Drodzy Zmorsowani :) Kochane Foczki, Morsy i Przyjaciele! Pozwólcie, że w imieniu mojego serdecznego Kumpla Kuby Ostasz poproszę Was o jeden procent podatku:) Kuba to niezwykły chłopak. Mimo choroby nie podaje się! walczy! Jest naszym zagorzałym sympatykiem:) Jeśli możecie bardzo proszę wesprzyjcie mojego Małego Przyjaciela, bo Jego rehabilitacja wymaga ogromnych nakładów finansowych. Z góry w imieniu Kuby, Jego rodziców i własnym z serca dziękuję:) tete
Zresztą najlepiej jak zacytuję Ewę wspaniałą Mamę Kuby :))
"Zaczął się kolejny okres rozliczeń podatkowych. Jeszcze raz z serca
dziękujemy wszystkim, którzy swój 1% w 2013 roku podatku przekazali dla
Kuby.

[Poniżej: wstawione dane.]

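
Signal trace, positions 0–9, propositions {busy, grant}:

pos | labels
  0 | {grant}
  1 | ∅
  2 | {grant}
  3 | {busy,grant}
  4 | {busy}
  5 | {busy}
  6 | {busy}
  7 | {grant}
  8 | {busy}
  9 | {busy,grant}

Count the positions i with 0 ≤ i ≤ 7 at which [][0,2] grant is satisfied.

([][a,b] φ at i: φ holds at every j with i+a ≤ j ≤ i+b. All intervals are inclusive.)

Evaluate at each i in [0,7]:
  i=0: ✗ (fails at j=1)
  i=1: ✗ (fails at j=1)
  i=2: ✗ (fails at j=4)
  i=3: ✗ (fails at j=4)
  i=4: ✗ (fails at j=4)
  i=5: ✗ (fails at j=5)
  i=6: ✗ (fails at j=6)
  i=7: ✗ (fails at j=8)
Positions where it holds: {} → 0.

0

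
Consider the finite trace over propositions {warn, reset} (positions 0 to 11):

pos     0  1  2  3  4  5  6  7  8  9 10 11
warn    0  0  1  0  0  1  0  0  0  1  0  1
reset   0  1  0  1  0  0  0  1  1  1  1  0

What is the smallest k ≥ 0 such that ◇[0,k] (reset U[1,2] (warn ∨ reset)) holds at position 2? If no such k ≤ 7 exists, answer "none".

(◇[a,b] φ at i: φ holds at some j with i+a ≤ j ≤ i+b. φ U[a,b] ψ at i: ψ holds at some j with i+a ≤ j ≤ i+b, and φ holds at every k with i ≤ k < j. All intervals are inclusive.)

Scan j = 2,3,… for (reset U[1,2] (warn ∨ reset)):
  j=2: fails
  j=3: fails
  j=4: fails
  j=5: fails
  j=6: fails
  j=7: holds
First hit at j=7, so smallest k = 7-2 = 5.

5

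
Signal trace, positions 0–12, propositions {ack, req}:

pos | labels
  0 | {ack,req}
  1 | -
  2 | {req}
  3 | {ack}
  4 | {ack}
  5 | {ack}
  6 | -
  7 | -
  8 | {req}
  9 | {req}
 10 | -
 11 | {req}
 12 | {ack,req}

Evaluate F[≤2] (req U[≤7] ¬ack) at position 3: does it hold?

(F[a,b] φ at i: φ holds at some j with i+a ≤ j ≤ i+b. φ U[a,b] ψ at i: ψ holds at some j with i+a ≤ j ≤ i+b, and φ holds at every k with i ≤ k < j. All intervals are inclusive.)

Check (req U[≤7] ¬ack) at each j in [3,5]:
  j=3: fails
  j=4: fails
  j=5: fails
No position in the window satisfies it → formula fails.

Does not hold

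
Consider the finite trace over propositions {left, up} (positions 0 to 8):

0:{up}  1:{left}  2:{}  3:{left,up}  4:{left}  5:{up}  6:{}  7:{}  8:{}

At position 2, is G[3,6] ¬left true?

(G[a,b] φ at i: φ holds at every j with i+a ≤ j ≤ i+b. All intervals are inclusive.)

Yes

Check ¬left at every j in [5,8]:
  j=5: true
  j=6: true
  j=7: true
  j=8: true
All positions satisfy it → formula holds.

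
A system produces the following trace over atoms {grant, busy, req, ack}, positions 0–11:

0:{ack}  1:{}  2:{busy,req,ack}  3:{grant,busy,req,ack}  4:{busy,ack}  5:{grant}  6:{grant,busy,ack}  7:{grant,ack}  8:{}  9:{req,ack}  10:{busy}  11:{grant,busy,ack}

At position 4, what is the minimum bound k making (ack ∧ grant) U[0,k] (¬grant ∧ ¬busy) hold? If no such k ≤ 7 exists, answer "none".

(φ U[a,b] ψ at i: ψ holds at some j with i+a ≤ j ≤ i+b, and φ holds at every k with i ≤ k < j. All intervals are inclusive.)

Need earliest j ≥ 4 with (¬grant ∧ ¬busy), and (ack ∧ grant) at every k in [4,j-1].
  j=4: rhs fails.
  j=5: rhs fails.
  j=6: rhs fails.
  j=7: rhs fails.
  j=8: rhs holds but lhs fails at k=4.
  j=9: rhs holds but lhs fails at k=4.
  j=10: rhs fails.
  j=11: rhs fails.
No witness within the range → none.

none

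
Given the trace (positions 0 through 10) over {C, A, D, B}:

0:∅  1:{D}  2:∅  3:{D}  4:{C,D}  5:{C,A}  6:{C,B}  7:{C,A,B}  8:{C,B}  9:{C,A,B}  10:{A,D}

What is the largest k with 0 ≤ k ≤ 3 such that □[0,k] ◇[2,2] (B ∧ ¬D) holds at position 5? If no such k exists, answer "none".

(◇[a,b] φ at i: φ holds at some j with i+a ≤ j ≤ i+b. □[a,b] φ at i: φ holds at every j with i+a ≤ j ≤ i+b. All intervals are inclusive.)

◇[2,2] (B ∧ ¬D) must hold from j=5 onward; find where it first fails.
  j=5: holds
  j=6: holds
  j=7: holds
  j=8: fails
Holds on [5,7], so largest k = 2.

2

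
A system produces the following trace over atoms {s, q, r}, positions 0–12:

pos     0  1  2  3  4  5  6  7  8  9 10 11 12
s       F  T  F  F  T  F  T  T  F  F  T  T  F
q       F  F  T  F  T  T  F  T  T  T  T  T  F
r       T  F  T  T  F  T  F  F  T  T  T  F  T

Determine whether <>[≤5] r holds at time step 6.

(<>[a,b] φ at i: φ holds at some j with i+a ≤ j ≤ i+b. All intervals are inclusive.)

Yes

Check r at each j in [6,11]:
  j=6: false
  j=7: false
  j=8: true
  j=9: true
  j=10: true
  j=11: false
Found at j=8 → formula holds.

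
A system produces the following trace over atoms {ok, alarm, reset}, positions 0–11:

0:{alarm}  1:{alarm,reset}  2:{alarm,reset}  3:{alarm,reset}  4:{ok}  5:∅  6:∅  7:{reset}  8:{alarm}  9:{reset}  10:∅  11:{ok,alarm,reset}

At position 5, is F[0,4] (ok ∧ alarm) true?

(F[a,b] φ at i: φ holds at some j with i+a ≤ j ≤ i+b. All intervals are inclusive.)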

Niestety fundacja nie udostępnia nam informacji o darczyńcach, dlatego choć bardzo byśmy chcieli nie możemy podziękować każdemu z osobna.
Zebrane w ubiegłym roku pieniądze przeznaczymy na rehabilitację,
najprawdopodobniej konieczny będzie też zakup nowego wózka gdyż wszystko
wskazuje na to, że wkrótce Kuba wyrośnie ze starego.
Ortezy, które
umożliwiają pionizację i chodzenie udało nam się jeszcze wydłużyć, ale
1% podatku za rok 2013 trafi do nas dopiero przy końcu października,
jeśli zechcecie wspomóc Kubę rozliczając PIT y dołożycie cegiełkę do
rehabilitacji i aparatów, dzięki, którym może on oglądać świat nie tylko
z pozycji wózka, może jak mówi trenować chodzenie i choć to dla niego
ogromny wysiłek to każdy nawet najmniejszy sukces motywuje do walki i
daje poczucie wygranej.
Kuba, na co dzień porusza się na wózku, ale
ma marzenia jak każde zdrowe dziecko…jak każdy z nas... marzenia małe i
duże, niektóre szalone (jak skok ze spadochronem) i jedno to największe,
niezmienne od lat wzmocnić nogi na tyle żeby „zaczęły go słuchać”. Jak
każde dziecko chodzi do szkoły, odrabia lekcje, spotyka się z kolegami
tylko na zabawę ma trochę mniej czasu, bo w jego życie wpisana jest
rehabilitacja. Chce żyć aktywnie, jak chłopcy w jego wieku…pływa, ściga
się na wózkach, ostatnio spróbował też swoich sił na dualski (narty dla
niepełnosprawnych). Kuba na ogół zaraża uśmiechem, jestem szczęściarzem
mówi, ale bywa, że się buntuje, coś go smuci…jak każdy ma swoje gorsze
dni. Chce być samodzielny, niezależny, dlatego już teraz prosi o pomoc
tylko wtedy, kiedy naprawdę jest ona niezbędna.
Jeśli nie wiecie
jeszcze, co zrobić z 1% swojego podatku to proszę pomyślcie o
Kubie…będziemy wdzięczni za każdą nawet najdrobniejszą wpłatę.
Szepnijcie słowo znajomym, może ktoś mógłby pomóc w rozdawaniu wizytówek
z danymi Kuby potrzebnymi do wypełnienia formularza PIT (proszę o
informację, prześlę pocztą)
1% Twojego podatku to kolejny krok Kubusia ku przyszłości…to nie są puste słowa…bez Waszej pomocy nie dalibyśmy rady".